The biggest sales gains are being made by compacts priced from $3,200 to $4,500: Chevy Novas, Ford Granadas, Dodge Aspens and Plymouth Volares, which are only slightly larger than the most diminutive models. The compacts' market share has gone from little more than 14% two years ago to almost 19% today. Intermediate models, such as the Oldsmobile Cutlass and Chevrolet Monte Carlo, the Chrysler Cordoba and the Ford Elite, are also advancing, from 22% of the market last year to almost 26% this year. Their price range: $3,700 to $4,500.
Anyway, automakers are going to continue shrinking their cars and will even bring out more subcompacts in the belief that small cars will be the big wheels of the future. Besides, they really do not have much choice. The energy act passed by Congress last year requires the average new car to get 27.5 miles per gal. by 1985about double the average performance of the 1974s and far greater even than the 17.6 miles per gal. average of current models. The only way to achieve that is to make cars shorter and lighter each year.
Slimming Down. GM, which now offers seven different subcompacts, is aggressively pressing multibillion-dollar plans to slim down most of its larger cars. The 1977 model of the standard Chevrolet Impala that will roll out next September will be only a few inches longer than intermediates like the Chevelle. Says Chairman Thomas Murphy: "By 1980 cars under 3,500 pounds may account for more than 70% of all GM sales compared with about 20% now."

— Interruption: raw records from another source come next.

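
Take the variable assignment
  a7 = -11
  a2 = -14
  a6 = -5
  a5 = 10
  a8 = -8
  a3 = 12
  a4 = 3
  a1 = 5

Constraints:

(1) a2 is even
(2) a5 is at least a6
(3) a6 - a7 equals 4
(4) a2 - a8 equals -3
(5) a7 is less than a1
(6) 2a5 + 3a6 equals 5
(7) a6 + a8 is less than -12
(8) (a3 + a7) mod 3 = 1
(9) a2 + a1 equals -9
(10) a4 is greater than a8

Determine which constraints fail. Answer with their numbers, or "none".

Constraints 3, 4 do not hold.

(1) a2 = -14 is even — satisfied.
(2) a5 = 10, a6 = -5; 10 ≥ -5 — satisfied.
(3) a6 - a7 = -5 - (-11) = 6, not 4 — violated.
(4) a2 - a8 = -14 - (-8) = -6, not -3 — violated.
(5) a7 = -11, a1 = 5; -11 < 5 — satisfied.
(6) 2a5 + 3a6 = 2(10) + 3(-5) = 5 — satisfied.
(7) a6 + a8 = -5 + (-8) = -13; -13 < -12 — satisfied.
(8) a3 + a7 = 1; 1 mod 3 = 1 — satisfied.
(9) a2 + a1 = -14 + 5 = -9 — satisfied.
(10) a4 = 3, a8 = -8; 3 > -8 — satisfied.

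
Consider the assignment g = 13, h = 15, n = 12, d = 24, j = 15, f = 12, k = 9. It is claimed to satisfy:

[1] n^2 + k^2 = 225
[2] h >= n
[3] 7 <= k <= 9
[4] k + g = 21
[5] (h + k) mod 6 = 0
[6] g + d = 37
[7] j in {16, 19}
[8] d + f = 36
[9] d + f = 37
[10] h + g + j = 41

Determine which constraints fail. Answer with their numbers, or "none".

[1] n^2 + k^2 = 12^2 + 9^2 = 144 + 81 = 225 — satisfied.
[2] h = 15, n = 12; 15 ≥ 12 — satisfied.
[3] k = 9 lies in [7, 9] — satisfied.
[4] k + g = 9 + 13 = 22, not 21 — violated.
[5] h + k = 24; 24 mod 6 = 0 — satisfied.
[6] g + d = 13 + 24 = 37 — satisfied.
[7] j = 15 is not in {16, 19} — violated.
[8] d + f = 24 + 12 = 36 — satisfied.
[9] d + f = 24 + 12 = 36, not 37 — violated.
[10] h + g + j = 15 + 13 + 15 = 43, not 41 — violated.

Violated: 4, 7, 9, 10.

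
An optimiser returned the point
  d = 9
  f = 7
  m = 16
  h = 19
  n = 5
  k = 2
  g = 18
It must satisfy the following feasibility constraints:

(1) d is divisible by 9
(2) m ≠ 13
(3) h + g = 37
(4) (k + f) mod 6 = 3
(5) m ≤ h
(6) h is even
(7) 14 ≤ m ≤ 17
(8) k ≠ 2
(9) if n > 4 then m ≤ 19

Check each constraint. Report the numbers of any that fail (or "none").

No — constraints 6 and 8 are not satisfied.

(1) 9 / 9 = 1, so 9 divides 9 — OK.
(2) m = 16, and 16 ≠ 13 — OK.
(3) h + g = 19 + 18 = 37 — OK.
(4) k + f = 9; 9 mod 6 = 3 — OK.
(5) m = 16, h = 19; 16 ≤ 19 — OK.
(6) h = 19 is odd — violated.
(7) m = 16 lies in [14, 17] — OK.
(8) k = 2, but 2 is required to differ — violated.
(9) n = 5 > 4, so we need m ≤ 19; m = 16 ≤ 19 — OK.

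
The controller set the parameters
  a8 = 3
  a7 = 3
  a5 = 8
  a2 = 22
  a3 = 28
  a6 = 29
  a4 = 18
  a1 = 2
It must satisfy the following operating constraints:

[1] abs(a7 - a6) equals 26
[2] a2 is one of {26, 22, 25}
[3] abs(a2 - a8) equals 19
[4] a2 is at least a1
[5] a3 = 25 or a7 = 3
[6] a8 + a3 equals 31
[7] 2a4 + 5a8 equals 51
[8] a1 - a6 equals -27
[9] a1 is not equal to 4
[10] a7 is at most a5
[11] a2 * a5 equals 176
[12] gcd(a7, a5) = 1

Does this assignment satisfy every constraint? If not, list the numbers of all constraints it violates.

No violations.

[1] abs(3 - 29) = 26  holds
[2] a2 = 22 is in {26, 22, 25}  holds
[3] abs(22 - 3) = 19  holds
[4] a2 = 22, a1 = 2; 22 ≥ 2  holds
[5] a3 = 28 ≠ 25, but a7 = 3 = 3 (second disjunct)  holds
[6] a8 + a3 = 3 + 28 = 31  holds
[7] 2a4 + 5a8 = 2(18) + 5(3) = 51  holds
[8] a1 - a6 = 2 - 29 = -27  holds
[9] a1 = 2, and 2 ≠ 4  holds
[10] a7 = 3, a5 = 8; 3 ≤ 8  holds
[11] a2 * a5 = 22 * 8 = 176  holds
[12] gcd(3, 8) = 1  holds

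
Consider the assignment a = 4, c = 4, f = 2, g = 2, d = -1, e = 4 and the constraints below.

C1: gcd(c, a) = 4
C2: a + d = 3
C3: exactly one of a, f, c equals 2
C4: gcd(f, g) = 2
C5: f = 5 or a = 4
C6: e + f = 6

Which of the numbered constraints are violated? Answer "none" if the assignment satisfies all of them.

C1: gcd(4, 4) = 4 — holds.
C2: a + d = 4 + (-1) = 3 — holds.
C3: a=4, f=2, c=4; 1 of them equals 2 — holds.
C4: gcd(2, 2) = 2 — holds.
C5: f = 2 ≠ 5, but a = 4 = 4 (second disjunct) — holds.
C6: e + f = 4 + 2 = 6 — holds.

No violations.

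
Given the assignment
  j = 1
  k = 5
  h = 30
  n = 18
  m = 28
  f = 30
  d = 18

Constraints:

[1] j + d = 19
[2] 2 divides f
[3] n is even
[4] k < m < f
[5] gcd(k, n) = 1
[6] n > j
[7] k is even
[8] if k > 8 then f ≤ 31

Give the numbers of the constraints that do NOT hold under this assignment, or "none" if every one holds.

[1] j + d = 1 + 18 = 19 — holds.
[2] 30 / 2 = 15, so 2 divides 30 — holds.
[3] n = 18 is even — holds.
[4] values 5 < 28 < 30 — holds.
[5] gcd(5, 18) = 1 — holds.
[6] n = 18, j = 1; 18 > 1 — holds.
[7] k = 5 is odd — fails.
[8] k = 5, not > 8; antecedent false, conditional vacuously true — holds.

The assignment fails constraint 7.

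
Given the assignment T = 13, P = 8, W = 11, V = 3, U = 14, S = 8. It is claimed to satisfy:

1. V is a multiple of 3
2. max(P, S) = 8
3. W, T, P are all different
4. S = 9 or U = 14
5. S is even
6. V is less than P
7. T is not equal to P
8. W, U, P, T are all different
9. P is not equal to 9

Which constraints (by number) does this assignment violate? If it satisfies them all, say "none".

All constraints are satisfied.

1. 3 / 3 = 1, so 3 divides 3  ✓
2. max(8, 8) = 8  ✓
3. values 11, 13, 8 are pairwise distinct  ✓
4. S = 8 ≠ 9, but U = 14 = 14 (second disjunct)  ✓
5. S = 8 is even  ✓
6. V = 3, P = 8; 3 < 8  ✓
7. T = 13, P = 8; distinct  ✓
8. values 11, 14, 8, 13 are pairwise distinct  ✓
9. P = 8, and 8 ≠ 9  ✓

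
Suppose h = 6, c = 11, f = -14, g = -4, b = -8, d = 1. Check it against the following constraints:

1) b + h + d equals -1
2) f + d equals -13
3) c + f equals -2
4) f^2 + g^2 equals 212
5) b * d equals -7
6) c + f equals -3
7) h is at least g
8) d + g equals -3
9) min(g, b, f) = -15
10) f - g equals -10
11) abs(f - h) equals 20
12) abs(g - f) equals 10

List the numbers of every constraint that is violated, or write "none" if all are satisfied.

1) b + h + d = -8 + 6 + 1 = -1 — holds.
2) f + d = -14 + 1 = -13 — holds.
3) c + f = 11 + (-14) = -3, not -2 — does not hold.
4) f^2 + g^2 = (-14)^2 + (-4)^2 = 196 + 16 = 212 — holds.
5) b * d = -8 * 1 = -8, not -7 — does not hold.
6) c + f = 11 + (-14) = -3 — holds.
7) h = 6, g = -4; 6 ≥ -4 — holds.
8) d + g = 1 + (-4) = -3 — holds.
9) min(-4, -8, -14) = -14, not -15 — does not hold.
10) f - g = -14 - (-4) = -10 — holds.
11) abs(-14 - 6) = 20 — holds.
12) abs(-4 - (-14)) = 10 — holds.

Violated: 3, 5, 9.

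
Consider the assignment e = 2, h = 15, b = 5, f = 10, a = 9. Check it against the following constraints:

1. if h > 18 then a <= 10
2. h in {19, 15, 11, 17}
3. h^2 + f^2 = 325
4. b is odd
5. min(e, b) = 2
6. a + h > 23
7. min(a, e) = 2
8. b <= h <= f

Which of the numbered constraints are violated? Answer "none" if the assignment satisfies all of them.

Constraint 8 does not hold.

1. h = 15, not > 18; antecedent false, conditional vacuously true — satisfied.
2. h = 15 is in {19, 15, 11, 17} — satisfied.
3. h^2 + f^2 = 15^2 + 10^2 = 225 + 100 = 325 — satisfied.
4. b = 5 is odd — satisfied.
5. min(2, 5) = 2 — satisfied.
6. a + h = 9 + 15 = 24; 24 > 23 — satisfied.
7. min(9, 2) = 2 — satisfied.
8. values 5, 15, 10; h = 15 is not <= f = 10 — violated.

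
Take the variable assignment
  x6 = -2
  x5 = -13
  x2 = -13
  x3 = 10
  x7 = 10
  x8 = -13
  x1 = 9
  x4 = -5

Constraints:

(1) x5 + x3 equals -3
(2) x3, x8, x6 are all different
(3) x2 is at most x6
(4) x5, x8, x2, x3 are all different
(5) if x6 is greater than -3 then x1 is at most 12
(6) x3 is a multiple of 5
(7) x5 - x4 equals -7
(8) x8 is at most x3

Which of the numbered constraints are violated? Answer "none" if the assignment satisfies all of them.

No — constraints 4 and 7 are not satisfied.

(1) x5 + x3 = -13 + 10 = -3 — satisfied.
(2) values 10, -13, -2 are pairwise distinct — satisfied.
(3) x2 = -13, x6 = -2; -13 ≤ -2 — satisfied.
(4) x5 = x8 = -13, not all different — violated.
(5) x6 = -2 > -3, so we need x1 ≤ 12; x1 = 9 ≤ 12 — satisfied.
(6) 10 / 5 = 2, so 5 divides 10 — satisfied.
(7) x5 - x4 = -13 - (-5) = -8, not -7 — violated.
(8) x8 = -13, x3 = 10; -13 ≤ 10 — satisfied.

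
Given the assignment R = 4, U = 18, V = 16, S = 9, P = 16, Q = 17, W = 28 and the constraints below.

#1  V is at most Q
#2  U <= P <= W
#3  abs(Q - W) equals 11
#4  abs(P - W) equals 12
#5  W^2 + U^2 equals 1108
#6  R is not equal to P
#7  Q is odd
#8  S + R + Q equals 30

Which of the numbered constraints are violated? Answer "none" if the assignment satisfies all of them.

#1 V = 16, Q = 17; 16 ≤ 17  holds
#2 values 18, 16, 28; U = 18 is not <= P = 16  fails
#3 abs(17 - 28) = 11  holds
#4 abs(16 - 28) = 12  holds
#5 W^2 + U^2 = 28^2 + 18^2 = 784 + 324 = 1108  holds
#6 R = 4, P = 16; distinct  holds
#7 Q = 17 is odd  holds
#8 S + R + Q = 9 + 4 + 17 = 30  holds

No — constraint 2 is not satisfied.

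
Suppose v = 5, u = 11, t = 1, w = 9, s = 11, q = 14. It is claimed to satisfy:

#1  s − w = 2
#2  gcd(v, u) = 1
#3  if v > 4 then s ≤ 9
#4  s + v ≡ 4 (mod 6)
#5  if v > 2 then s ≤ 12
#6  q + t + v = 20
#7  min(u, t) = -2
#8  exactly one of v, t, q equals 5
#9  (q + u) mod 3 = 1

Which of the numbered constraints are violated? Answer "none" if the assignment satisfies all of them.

#1 s − w = 11 − 9 = 2 — satisfied.
#2 gcd(5, 11) = 1 — satisfied.
#3 v = 5 > 4, so we need s ≤ 9; but s = 11 > 9 — violated.
#4 s + v = 16; 16 mod 6 = 4 — satisfied.
#5 v = 5 > 2, so we need s ≤ 12; s = 11 ≤ 12 — satisfied.
#6 q + t + v = 14 + 1 + 5 = 20 — satisfied.
#7 min(11, 1) = 1, not -2 — violated.
#8 v=5, t=1, q=14; 1 of them equals 5 — satisfied.
#9 q + u = 25; 25 mod 3 = 1 — satisfied.

Constraints 3 and 7 do not hold.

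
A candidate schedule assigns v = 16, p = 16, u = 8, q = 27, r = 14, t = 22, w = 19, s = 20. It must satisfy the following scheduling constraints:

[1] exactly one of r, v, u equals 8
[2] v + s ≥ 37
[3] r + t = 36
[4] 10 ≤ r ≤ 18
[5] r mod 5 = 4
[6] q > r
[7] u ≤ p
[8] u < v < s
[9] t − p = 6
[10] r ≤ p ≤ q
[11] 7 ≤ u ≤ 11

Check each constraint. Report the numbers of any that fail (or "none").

Violated: 2.

[1] r=14, v=16, u=8; 1 of them equals 8 — holds.
[2] v + s = 16 + 20 = 36; 36 < 37, bound 37 not met — does not hold.
[3] r + t = 14 + 22 = 36 — holds.
[4] r = 14 lies in [10, 18] — holds.
[5] 14 mod 5 = 4 — holds.
[6] q = 27, r = 14; 27 > 14 — holds.
[7] u = 8, p = 16; 8 ≤ 16 — holds.
[8] values 8 < 16 < 20 — holds.
[9] t − p = 22 − 16 = 6 — holds.
[10] values 14 ≤ 16 ≤ 27 — holds.
[11] u = 8 lies in [7, 11] — holds.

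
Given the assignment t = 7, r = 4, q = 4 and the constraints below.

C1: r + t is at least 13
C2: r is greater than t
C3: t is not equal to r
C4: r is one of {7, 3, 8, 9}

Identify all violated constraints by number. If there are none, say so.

C1: r + t = 4 + 7 = 11; 11 < 13, bound 13 not met  ✘
C2: r = 4, t = 7; 4 ≤ 7 (want >)  ✘
C3: t = 7, r = 4; distinct  ✔
C4: r = 4 is not in {7, 3, 8, 9}  ✘

Constraints 1, 2, and 4 are violated.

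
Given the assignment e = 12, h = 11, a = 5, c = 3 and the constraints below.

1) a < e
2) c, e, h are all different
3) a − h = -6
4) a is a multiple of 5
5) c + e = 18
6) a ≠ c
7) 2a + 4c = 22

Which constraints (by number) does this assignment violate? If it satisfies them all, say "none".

1) a = 5, e = 12; 5 < 12  ✔
2) values 3, 12, 11 are pairwise distinct  ✔
3) a − h = 5 − 11 = -6  ✔
4) 5 / 5 = 1, so 5 divides 5  ✔
5) c + e = 3 + 12 = 15, not 18  ✘
6) a = 5, c = 3; distinct  ✔
7) 2a + 4c = 2(5) + 4(3) = 22  ✔

The assignment fails constraint 5.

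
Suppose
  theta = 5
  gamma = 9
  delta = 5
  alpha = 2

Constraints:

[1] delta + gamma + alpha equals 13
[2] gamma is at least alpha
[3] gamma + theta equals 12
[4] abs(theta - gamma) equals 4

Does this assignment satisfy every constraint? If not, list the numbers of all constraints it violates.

[1] delta + gamma + alpha = 5 + 9 + 2 = 16, not 13  ✗
[2] gamma = 9, alpha = 2; 9 ≥ 2  ✓
[3] gamma + theta = 9 + 5 = 14, not 12  ✗
[4] abs(5 - 9) = 4  ✓

Violated: 1, 3.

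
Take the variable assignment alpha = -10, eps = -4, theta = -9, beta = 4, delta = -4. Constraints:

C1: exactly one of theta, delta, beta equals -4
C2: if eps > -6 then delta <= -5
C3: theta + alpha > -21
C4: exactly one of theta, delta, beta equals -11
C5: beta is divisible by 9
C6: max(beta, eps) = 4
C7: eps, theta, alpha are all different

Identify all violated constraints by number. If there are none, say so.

Constraints 2, 4, and 5 do not hold.

C1: theta=-9, delta=-4, beta=4; 1 of them equals -4  holds
C2: eps = -4 > -6, so we need delta ≤ -5; but delta = -4 > -5  fails
C3: theta + alpha = -9 + (-10) = -19; -19 > -21  holds
C4: theta=-9, delta=-4, beta=4; 0 of them equal -11, not exactly one  fails
C5: 4 = 9*0 + 4, so 9 does not divide 4  fails
C6: max(4, -4) = 4  holds
C7: values -4, -9, -10 are pairwise distinct  holds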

Ford President Lee Iacocca believes that for the next few years there will still be a substantial market for standard cars"especially four-door sedan styles"but eventually most standards will shrink to about intermediate size or smaller. To compete temporarily against GM's slow-moving Chevette (which carries a back seat as optional equipment), Ford has introduced an extra-economic version of the Pinto (38 miles per gal.). Next year, Ford will import a minicar assembled by its subsidiary in Germany and offer a trimmed-down version of its once popular Thunderbird.
Cash-strapped Chrysler is stepping up preparations to bring out its first domestic subcompact late next year. It has also begun importing a Japanese-made subcompact, the Plymouth Arrow. Pleased by brisk sales of his company's compact Volare and Aspen, Chrysler President Eugene Cafiero says: "The core of the market next year is going to be compact vehicles."